7— O lado doméstico desse imbróglio é que as chances de reeleição de Jair Bolsonaro irão virar pó nos próximos meses, quando os efeitos econômicos da guerra da Ucrânia atingirem em cheio a economia brasileiro. É melhor o “Messias” já ir se acostumando com a ideia de ter que passar a faixa presidencial para Luís Inácio Lula da Silva em 01/01/2023.

Os dois últimos comentários de Oreiro são sobre temas que não abordei na coluna. No primeiro aspecto, creio que precisamos aguardar um pouco mais para avaliar seus efeitos sobre a economia russa. As cadeias globais de produção e comércio, que hoje operam em rede, estão ancoradas na institucionalidade da economia mundial. Pela primeira vez, essa institucionalidade está sendo utilizada de forma coordenada pelos Estados Unidos, Canadá e a União Europeia, que operam um bloqueio comercial e financeiro em escala sem precedente contra a economia da Rússia.

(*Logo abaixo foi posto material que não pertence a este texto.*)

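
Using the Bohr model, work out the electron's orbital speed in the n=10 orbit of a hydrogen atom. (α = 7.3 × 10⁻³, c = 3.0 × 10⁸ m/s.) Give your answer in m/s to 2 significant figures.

2.2 × 10⁵ m/s

v_n = Zαc/n = 1 × 0.0073 × 3.0 × 10⁸ / 10
    = 2.2 × 10⁵ m/s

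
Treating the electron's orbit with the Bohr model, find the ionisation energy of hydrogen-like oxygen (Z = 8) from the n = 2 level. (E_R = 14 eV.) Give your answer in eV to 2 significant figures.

220 eV

E_n = −E_R·Z²/n² = −14 × 8²/2² eV = -220 eV
Ionisation energy = −E_n = 220 eV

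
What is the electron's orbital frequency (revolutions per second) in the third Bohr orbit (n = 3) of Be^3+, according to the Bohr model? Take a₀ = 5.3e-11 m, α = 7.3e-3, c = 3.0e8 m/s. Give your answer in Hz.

r = n²a₀/Z = 1.2e-10 m, v = Zαc/n = 2.9e6 m/s
f = v/(2πr) = 3.9e15 Hz

3.9e15 Hz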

Existe muita semelhança entre a narrativa política de Bolsonaro e a de Putin, mas o flerte do presidente brasileiro com o líder russo pode ter efeitos maiores do que apenas isolar o Brasil ainda mais entre os líderes mundiais e a opinião pública do Ocidente. Além dos efeitos gerais da crise ucraniana na economia global, as sanções econômicas contra a Rússia também podem afetar as cadeias de produção e comércio do nosso agronegócio.